Casablanca, une « ville à l’envers ». Urbanités métropolitaines au prisme de la marginalité sociale au Maroc

Thèse soutenue le 14 décembre 2015
Direction : Co-directrices : Nora Semmoud et Agnès Deboulet

Les espaces publics de Casablanca au Maroc connaissent une évolution sans précédent liée à un éventail insoupçonné de pratiques d’habitants en situations anomiques. La nature des espaces étudiés, ainsi que leurs caractéristiques physiques génèrent une liberté d’action de la part de certains habitants propre à alimenter les représentations consacrant ces espaces comme véhicules de transgressions.
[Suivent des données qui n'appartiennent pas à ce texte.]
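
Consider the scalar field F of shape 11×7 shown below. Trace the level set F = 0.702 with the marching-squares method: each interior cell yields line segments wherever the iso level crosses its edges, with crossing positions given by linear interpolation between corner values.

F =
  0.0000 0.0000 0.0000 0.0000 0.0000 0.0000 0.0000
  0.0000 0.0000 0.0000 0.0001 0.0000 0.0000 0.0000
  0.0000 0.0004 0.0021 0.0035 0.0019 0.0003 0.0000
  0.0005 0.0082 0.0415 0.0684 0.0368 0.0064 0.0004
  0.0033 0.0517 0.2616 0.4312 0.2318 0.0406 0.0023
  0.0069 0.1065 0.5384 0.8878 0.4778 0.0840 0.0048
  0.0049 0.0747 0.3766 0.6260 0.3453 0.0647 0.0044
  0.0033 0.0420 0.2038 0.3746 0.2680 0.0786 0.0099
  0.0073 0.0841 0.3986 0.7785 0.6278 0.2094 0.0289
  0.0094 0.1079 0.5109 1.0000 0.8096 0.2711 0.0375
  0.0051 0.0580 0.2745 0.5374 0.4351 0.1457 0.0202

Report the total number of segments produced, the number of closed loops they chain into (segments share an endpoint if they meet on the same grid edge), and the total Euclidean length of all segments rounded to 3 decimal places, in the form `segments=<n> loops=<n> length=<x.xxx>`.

cell (4,2): code 0100 → (4.593,3.000)–(5.000,2.468)
cell (4,3): code 1000 → (5.000,3.453)–(4.593,3.000)
cell (5,2): code 0010 → (5.000,2.468)–(5.710,3.000)
cell (5,3): code 0001 → (5.710,3.000)–(5.000,3.453)
cell (7,2): code 0100 → (7.811,3.000)–(8.000,2.799)
cell (7,3): code 1000 → (8.000,3.508)–(7.811,3.000)
cell (8,2): code 0110 → (8.000,2.799)–(9.000,2.391)
cell (8,3): code 1101 → (8.408,4.000)–(8.000,3.508)
cell (8,4): code 1000 → (9.000,4.200)–(8.408,4.000)
cell (9,2): code 0010 → (9.000,2.391)–(9.644,3.000)
cell (9,3): code 0011 → (9.644,3.000)–(9.287,4.000)
cell (9,4): code 0001 → (9.287,4.000)–(9.000,4.200)
total: 12 segments, chained into 2 closed loop(s), length Σ = 8.468410

segments=12 loops=2 length=8.468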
Il s’agit, de ce point de vue, d’une approche renouvelée de la perception de la ville au Maroc : n’est-il pas fertile de s’intéresser à la façon dont l’espace crée la différence et dont la différence crée l’espace ? Or, ce sont les catégories sociales à l’origine de ces nouvelles représentations qui parlent de la réalité différentielle de la ville : consommateurs et vendeurs de psychotropes, sans-abri, personnes « logées » alcoolo-dépendantes, candidats à la clandestinité, homosexuels engagés dans des jeux de séduction nocturnes. Dans ce sens, l’accessibilité devient la clef de lecture de ce qui constitue l’enjeu majeur des espaces publics : comprendre la ville d’aujourd’hui à travers la lecture de ses marges.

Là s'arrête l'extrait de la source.